Gene-Edited Bacteria Increases Nitrogen Fixation in Corn

If corn ever felt envious of soybeans’ relationship with nitrogen-fixing bacteria, advancements in gene editing might one day level the playing field. Researchers at the University of Illinois Urbana-Champaign have demonstrated that gene-edited bacteria could provide corn with up to 35 pounds of nitrogen from the air during early growth stages, potentially reducing the crop's reliance on synthetic nitrogen fertilizers.

“To replace all synthetic nitrogen would certainly be a significant achievement. Maybe 100 years from now, we’ll have developed the microbes and genetic tweaks to come close to that goal, but these microbes aren’t there yet. Still, we have to start somewhere, and this work shows that nitrogen fixation for corn has potential,” 

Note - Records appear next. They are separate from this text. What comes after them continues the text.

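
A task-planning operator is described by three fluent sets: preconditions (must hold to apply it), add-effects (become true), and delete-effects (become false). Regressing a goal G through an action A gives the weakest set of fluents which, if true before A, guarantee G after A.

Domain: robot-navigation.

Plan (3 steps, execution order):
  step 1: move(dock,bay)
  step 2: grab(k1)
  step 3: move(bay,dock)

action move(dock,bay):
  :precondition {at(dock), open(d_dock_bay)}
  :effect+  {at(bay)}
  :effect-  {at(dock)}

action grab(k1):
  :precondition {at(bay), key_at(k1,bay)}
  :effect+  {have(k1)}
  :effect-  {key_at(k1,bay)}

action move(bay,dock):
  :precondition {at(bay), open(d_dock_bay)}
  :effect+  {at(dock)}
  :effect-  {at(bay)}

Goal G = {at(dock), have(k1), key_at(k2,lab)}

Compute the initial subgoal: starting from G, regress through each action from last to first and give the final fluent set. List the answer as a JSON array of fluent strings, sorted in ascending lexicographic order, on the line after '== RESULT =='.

Work backward from the goal:
  through step 3 (move(bay,dock)): drop {at(dock)}, keep {have(k1), key_at(k2,lab)}, require {at(bay), open(d_dock_bay)}
    → {at(bay), have(k1), key_at(k2,lab), open(d_dock_bay)}
  through step 2 (grab(k1)): drop {have(k1)}, keep {at(bay), key_at(k2,lab), open(d_dock_bay)}, require {at(bay), key_at(k1,bay)}
    → {at(bay), key_at(k1,bay), key_at(k2,lab), open(d_dock_bay)}
  through step 1 (move(dock,bay)): drop {at(bay)}, keep {key_at(k1,bay), key_at(k2,lab), open(d_dock_bay)}, require {at(dock), open(d_dock_bay)}
    → {at(dock), key_at(k1,bay), key_at(k2,lab), open(d_dock_bay)}

== RESULT ==
["at(dock)", "key_at(k1,bay)", "key_at(k2,lab)", "open(d_dock_bay)"]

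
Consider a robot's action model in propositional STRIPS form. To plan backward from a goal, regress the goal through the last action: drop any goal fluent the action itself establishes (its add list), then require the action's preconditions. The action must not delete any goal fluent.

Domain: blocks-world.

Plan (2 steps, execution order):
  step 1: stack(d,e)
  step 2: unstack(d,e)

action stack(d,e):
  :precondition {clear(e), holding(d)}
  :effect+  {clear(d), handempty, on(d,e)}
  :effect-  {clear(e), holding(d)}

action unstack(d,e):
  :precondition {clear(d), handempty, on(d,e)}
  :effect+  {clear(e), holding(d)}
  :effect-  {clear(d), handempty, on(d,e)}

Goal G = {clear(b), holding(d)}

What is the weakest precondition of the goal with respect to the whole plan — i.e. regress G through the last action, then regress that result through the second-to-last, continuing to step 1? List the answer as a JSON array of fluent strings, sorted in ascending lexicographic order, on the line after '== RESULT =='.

Work backward from the goal:
  through step 2 (unstack(d,e)): drop {holding(d)}, keep {clear(b)}, require {clear(d), handempty, on(d,e)}
    → {clear(b), clear(d), handempty, on(d,e)}
  through step 1 (stack(d,e)): drop {clear(d), handempty, on(d,e)}, keep {clear(b)}, require {clear(e), holding(d)}
    → {clear(b), clear(e), holding(d)}

== RESULT ==
["clear(b)", "clear(e)", "holding(d)"]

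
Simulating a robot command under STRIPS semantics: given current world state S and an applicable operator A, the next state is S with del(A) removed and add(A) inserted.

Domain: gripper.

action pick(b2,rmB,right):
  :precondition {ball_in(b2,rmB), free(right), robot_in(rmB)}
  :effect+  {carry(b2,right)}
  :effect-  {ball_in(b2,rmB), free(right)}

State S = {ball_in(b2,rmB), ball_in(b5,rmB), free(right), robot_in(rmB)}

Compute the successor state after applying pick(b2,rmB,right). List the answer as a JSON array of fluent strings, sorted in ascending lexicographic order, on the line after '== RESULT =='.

Compute (S \ del) ∪ add:
  pre ⊆ S: {ball_in(b2,rmB), free(right), robot_in(rmB)} ⊆ S  — applicable
  S \ del = {ball_in(b5,rmB), robot_in(rmB)}
  ∪ add   = {ball_in(b5,rmB), carry(b2,right), robot_in(rmB)}

== RESULT ==
["ball_in(b5,rmB)", "carry(b2,right)", "robot_in(rmB)"]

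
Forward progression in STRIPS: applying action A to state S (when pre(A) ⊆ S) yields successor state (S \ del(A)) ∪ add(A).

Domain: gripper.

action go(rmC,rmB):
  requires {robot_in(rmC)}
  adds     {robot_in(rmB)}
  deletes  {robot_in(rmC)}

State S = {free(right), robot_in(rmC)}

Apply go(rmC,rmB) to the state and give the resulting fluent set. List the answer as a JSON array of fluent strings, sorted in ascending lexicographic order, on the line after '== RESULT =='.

Progress:
  pre ⊆ S: {robot_in(rmC)} ⊆ S  — applicable
  S \ del = {free(right)}
  ∪ add   = {free(right), robot_in(rmB)}

== RESULT ==
["free(right)", "robot_in(rmB)"]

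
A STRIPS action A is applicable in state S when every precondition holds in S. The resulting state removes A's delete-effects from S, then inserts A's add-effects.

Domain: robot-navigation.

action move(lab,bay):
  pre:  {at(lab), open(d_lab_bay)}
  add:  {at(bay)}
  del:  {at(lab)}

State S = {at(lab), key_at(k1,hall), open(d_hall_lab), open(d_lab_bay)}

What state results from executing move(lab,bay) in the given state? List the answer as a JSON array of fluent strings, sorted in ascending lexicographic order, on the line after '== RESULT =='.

Compute (S \ del) ∪ add:
  pre ⊆ S: {at(lab), open(d_lab_bay)} ⊆ S  — applicable
  S \ del = {key_at(k1,hall), open(d_hall_lab), open(d_lab_bay)}
  ∪ add   = {at(bay), key_at(k1,hall), open(d_hall_lab), open(d_lab_bay)}

== RESULT ==
["at(bay)", "key_at(k1,hall)", "open(d_hall_lab)", "open(d_lab_bay)"]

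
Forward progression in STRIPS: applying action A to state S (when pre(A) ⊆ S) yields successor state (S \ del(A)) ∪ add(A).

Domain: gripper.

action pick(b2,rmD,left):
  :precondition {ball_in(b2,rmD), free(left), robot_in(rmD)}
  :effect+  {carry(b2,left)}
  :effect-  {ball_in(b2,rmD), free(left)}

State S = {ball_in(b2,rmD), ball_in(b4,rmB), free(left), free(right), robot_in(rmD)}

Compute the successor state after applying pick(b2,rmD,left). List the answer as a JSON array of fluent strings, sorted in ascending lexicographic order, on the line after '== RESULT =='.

Progress:
  pre ⊆ S: {ball_in(b2,rmD), free(left), robot_in(rmD)} ⊆ S  — applicable
  S \ del = {ball_in(b4,rmB), free(right), robot_in(rmD)}
  ∪ add   = {ball_in(b4,rmB), carry(b2,left), free(right), robot_in(rmD)}

== RESULT ==
["ball_in(b4,rmB)", "carry(b2,left)", "free(right)", "robot_in(rmD)"]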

Connor Sible, study co-author and research assistant professor at the University of Illinois Urbana-Champaign.

The study focused on products from Pivot Bio—specifically PROVEN and PROVEN® 40—which contain one or two species of soil bacteria capable of converting atmospheric nitrogen into plant-usable forms. The modified bacteria increase nitrogen availability by enhancing the activity of a key gene involved in nitrogen fixation. When applied during planting, the bacteria colonize plant roots and deliver nutrients directly to where they are needed most.

According to Pivot Bio, these products can replace up to 40 pounds of synthetic nitrogen fertilizer per acre with biologically fixed nitrogen. However, Logan Woodward, who conducted the study as a doctoral student at Illinois, noted, “There is a lack of peer-reviewed data to support this claim. Additionally, there’s limited research on the timing and magnitude of nitrogen replacement during the growth cycle. Our objective was to address these knowledge gaps.”

Over three field seasons, researchers employed standard agronomic practices for corn, applying nitrogen fertilizer at rates of 0, 40, 80, 120, or 200 pounds per acre at planting. At the end of each season, they measured grain yield and nitrogen content in plant tissues during the V8 stage (eight fully-collared leaves) and R1 stage (silk emergence).

The results showed that the inoculated plots enhanced nitrogen uptake from the atmosphere, complementing soil and fertilizer sources. This was evidenced by the dilution of isotopic nitrogen in plant and soil samples. Across all fertilizer rates, the inoculant increased corn vegetative growth, nitrogen accumulation, kernel number, and yield by an average of 2 bushels per acre. At moderate nitrogen rates, yields increased by 4 bushels per acre, corresponding to 10-35 pounds of nitrogen per acre of fertilizer equivalence.

However, the overall yield gains were modest. While the inoculant delivered 35 pounds of nitrogen during early growth, this benefit diminished to about 10 pounds by the end of the season. “There’s still a need for fertilizer,” said Fred Below, senior study author and professor at the University of Illinois Urbana-Champaign. “You need sufficient nitrogen to support a healthy plant, which in turn produces the root sugars needed to feed the microbes. Without enough nitrogen, the plant can’t sustain itself or the inoculated bacteria, so the efficacy of these microbes is greatly reduced in the absence of fertilizer nitrogen.”

Despite these limitations, the researchers believe the technology holds promise. While current products cannot fully replace synthetic fertilizers, they could still serve useful purposes in modern agriculture.

“Every farm has areas where the soil doesn’t provide enough nitrogen, or where fertilizer has been lost or is unavailable. A microbial inoculant providing an additional nitrogen source could help fill these gaps,” Sible explained. “In some cases, cornfields receive ‘insurance nitrogen’—an extra 20 pounds applied as a precaution against potential nitrogen loss. A nitrogen-fixing inoculant could reduce the need for those extra pounds, which would add up to a significant impact across all Corn Belt acres.”